Modern Grieks en Spaans
Ben ik nu de enige die vindt dat modern Grieks op Spaans gelijkt? Ik bedoel niet in woordenschat of grammatica, want ik ken geen Grieks. Het heeft misschien iets te maken met het beperkte aantal klinkers in de twee talen. Maar de grootste gelijkenis lijkt mij de ritmische en melodische patronen van de taal. Het valt nog het meeste op als je de stem van de omroepster hoort op de tram in Athene. Maar ik had dat gevoel ook toen ik vroeger in onze buurtwinkel mevrouw Mirkos tegen haar dochters hoorde praten.
Trein
Als ik de trein neem als 65-plusser betaal ik maar 10 procent van de kostprijs. Maar ik ben natuurlijk ook maar een mens, en ik sakker zoals iedereen als die trein te laat is, vooral omdat ik daardoor meestal een aansluiting op een andere trein mis. Het vervelendste is het wachten op het perron. In het station zijn er soms bankjes waar je kunt neerzitten om te lezen. Helaas zijn er vandaag veel haltes zonder station, en veel stations zonder bankjes.

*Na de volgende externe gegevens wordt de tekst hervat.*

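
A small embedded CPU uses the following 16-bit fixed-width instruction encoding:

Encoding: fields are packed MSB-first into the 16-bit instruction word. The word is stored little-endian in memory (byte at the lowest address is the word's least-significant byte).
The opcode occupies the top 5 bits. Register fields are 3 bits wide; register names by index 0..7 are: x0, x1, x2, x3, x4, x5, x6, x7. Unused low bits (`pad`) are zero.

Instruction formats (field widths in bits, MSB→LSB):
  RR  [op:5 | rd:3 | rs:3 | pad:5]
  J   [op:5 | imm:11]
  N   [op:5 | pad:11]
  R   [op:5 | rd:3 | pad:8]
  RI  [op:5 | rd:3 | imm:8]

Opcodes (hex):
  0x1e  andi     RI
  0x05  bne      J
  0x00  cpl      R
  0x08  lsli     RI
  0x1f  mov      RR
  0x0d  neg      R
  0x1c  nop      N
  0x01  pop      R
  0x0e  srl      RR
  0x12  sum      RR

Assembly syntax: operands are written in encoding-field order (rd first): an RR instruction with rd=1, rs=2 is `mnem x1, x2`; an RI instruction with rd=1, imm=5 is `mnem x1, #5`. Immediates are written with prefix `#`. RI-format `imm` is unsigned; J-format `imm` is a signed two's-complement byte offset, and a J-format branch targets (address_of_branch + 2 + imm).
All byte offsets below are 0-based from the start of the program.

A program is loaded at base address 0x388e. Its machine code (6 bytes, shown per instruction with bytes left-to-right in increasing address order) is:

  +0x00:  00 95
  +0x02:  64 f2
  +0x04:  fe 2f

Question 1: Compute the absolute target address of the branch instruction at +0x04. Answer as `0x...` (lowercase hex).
0x3892

off 0x04: read fe 2f as little → 0x2ffe
  opcode bits[15:11]=0x5: bne/J
  imm@[10:0]=0x7fe (s11→-2) ⇒ #-2
  target = base 0x388e + off 0x04 + 2 + imm -2 = 0x3892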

De Heilige Doorn en Onze-Lieve-Heer Hemelvaart
Mijn grootvader was koster in de Sint-Hilarius kerk te Wevelgem. Hij nam mij vaak mee in de sacristie. Daar werd in een brandkast met cijferslot de ‘Heilige Doorn’ bewaard – een takje van de doornenkroon van Jezus. Ik zie nu voor mijn geestesoog een verguld takje, maar ik word geloof ik misleid door een valse herinnering, waarbij het verguldsel van het schrijn bij wijze van spreken afstraalt op de inhoud ervan.
Op Onze-Lieve-Heer Hemelvaart werd het schrijn ter aanbidding aan de gelovigen tentoongesteld. Dat gebeurde tijdens een indrukwekkende stoet die ik als kind vaak voorbij heb zien komen aan het huis van mijn tantes. Een van mijn tantes had dan de nationale driekleur uitgehangen, een statement dat met die Heilige Doorn geloof ik weinig te maken had.
Het indrukwekkendste deel van de stoet bestond uit de Romeinse soldaten op hun boerenpaarden, en de groep mannen die zich vermomd hadden met pruiken en valse baarden. Ze riepen voortdurend: ‘Kruisig Hem! Kruisig Hem!’ Dat waren de kruiswegjoden.
Op de parochiale websitebouwers Zacheüs lees ik dat volgens wetenschappelijk onderzoek van Rebecca van Oudenhove uit Mol ‘de kans groot is dat de doorn echt is.’